Cada vez que olhava para a assistência procurava ler os rostos da assistência sentada mesmo à minha frente, e assim ia avançando cautelosamente nesta aparentemente estranha e insólita apresentação.

Tudo correu bem até ao final! Todos bateram palmas, mas notou-se que algumas eram as chamadas palmas secas, a soar à não concordancia total com aquilo que ali fora dito!

Em outro dia, numa segunda-feira eram 6 do mês de Maio de 1999, fui chamado a uma tipografiazinha da cidade para ir lá rever as provas tipográficas do meu livro. Esqueci este facto porque esclareci que deviam era chamar o autor do Roteiro que eu apresentara. Mas tive mesmo de ir à tipografia. O Presidente da Câmara, que no seu mandato publicou 40 obras de 12 autores, mostrava bem ser um verdadeiro autarca amante extraordinário das questões ligadas à cultura.

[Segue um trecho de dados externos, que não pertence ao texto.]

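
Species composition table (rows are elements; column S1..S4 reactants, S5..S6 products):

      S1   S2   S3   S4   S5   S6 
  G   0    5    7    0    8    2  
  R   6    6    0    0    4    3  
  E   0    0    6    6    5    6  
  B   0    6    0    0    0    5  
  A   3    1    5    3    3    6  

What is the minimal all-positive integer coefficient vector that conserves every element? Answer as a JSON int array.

G: 2·0+5·5+5·7+6·0 = 60 | 6·8+6·2 = 60
R: 2·6+5·6+5·0+6·0 = 42 | 6·4+6·3 = 42
E: 2·0+5·0+5·6+6·6 = 66 | 6·5+6·6 = 66
B: 2·0+5·6+5·0+6·0 = 30 | 6·0+6·5 = 30
A: 2·3+5·1+5·5+6·3 = 54 | 6·3+6·6 = 54
gcd(2,5,5,6,6,6) = 1

Coefficients: [2, 5, 5, 6, 6, 6]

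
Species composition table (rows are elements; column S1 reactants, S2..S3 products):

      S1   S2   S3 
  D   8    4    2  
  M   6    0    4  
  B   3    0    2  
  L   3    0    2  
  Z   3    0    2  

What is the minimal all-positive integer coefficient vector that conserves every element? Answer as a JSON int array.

Coefficients: [4, 5, 6]

D: 4·8 = 32 | 5·4+6·2 = 32
M: 4·6 = 24 | 5·0+6·4 = 24
B: 4·3 = 12 | 5·0+6·2 = 12
L: 4·3 = 12 | 5·0+6·2 = 12
Z: 4·3 = 12 | 5·0+6·2 = 12
gcd(4,5,6) = 1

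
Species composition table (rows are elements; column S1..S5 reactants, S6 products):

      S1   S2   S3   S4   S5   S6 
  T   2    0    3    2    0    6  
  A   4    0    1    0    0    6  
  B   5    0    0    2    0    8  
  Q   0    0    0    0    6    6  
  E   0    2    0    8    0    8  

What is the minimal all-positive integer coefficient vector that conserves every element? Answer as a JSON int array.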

Fiquei surpreendido ao ler no Prefácio do “meu livro” em resultado daquela minha atribulada apresentação o seguinte escrito pelo Senhor Presidente: «Foi este ilustre e prestigiado homem que com elevação percorreu o Livro e que no mesmo descobriu uma vasta mensagem antropológica e um significativo testemunho cultural que pode esclarecer-nos sobre a vida e as vicissitudes das povoações existentes há séculos no nosso concelho. Dado que o texto além da análise judiciosa que faz do livro aborda assuntos antropologia cultural de muito interesse, entendeu a Câmara Municipal ser seu dever publicá-lo de modo a poder proporcionar a sua leitura a quem não teve o privilégio de estar presente na sessão solene e de o ouvir».

E foi assim que sem eu querer me fizeram escritor, vai para 10 anos; escritor é apenas um elogio que até nem me desagrada e, foi por isso, que acabei de ver publicado este meu décimo livro, tudo livrinhos, à excepção de um com quase 700 páginas e outro com mais de 2,5kg de peso.

Como facilmente se pode concluir, até para se ser escrito é preciso ter sorte e muito mais sorte para continuar a sê-lo graças ao empenhado e valioso apoio da minha editora MinervaCoimbra!.


Palavras proferidas por Edgard Panão na apresentação, na Livraria Minerva, do livro “COMENTÁRIO – O outro lado da coisa”.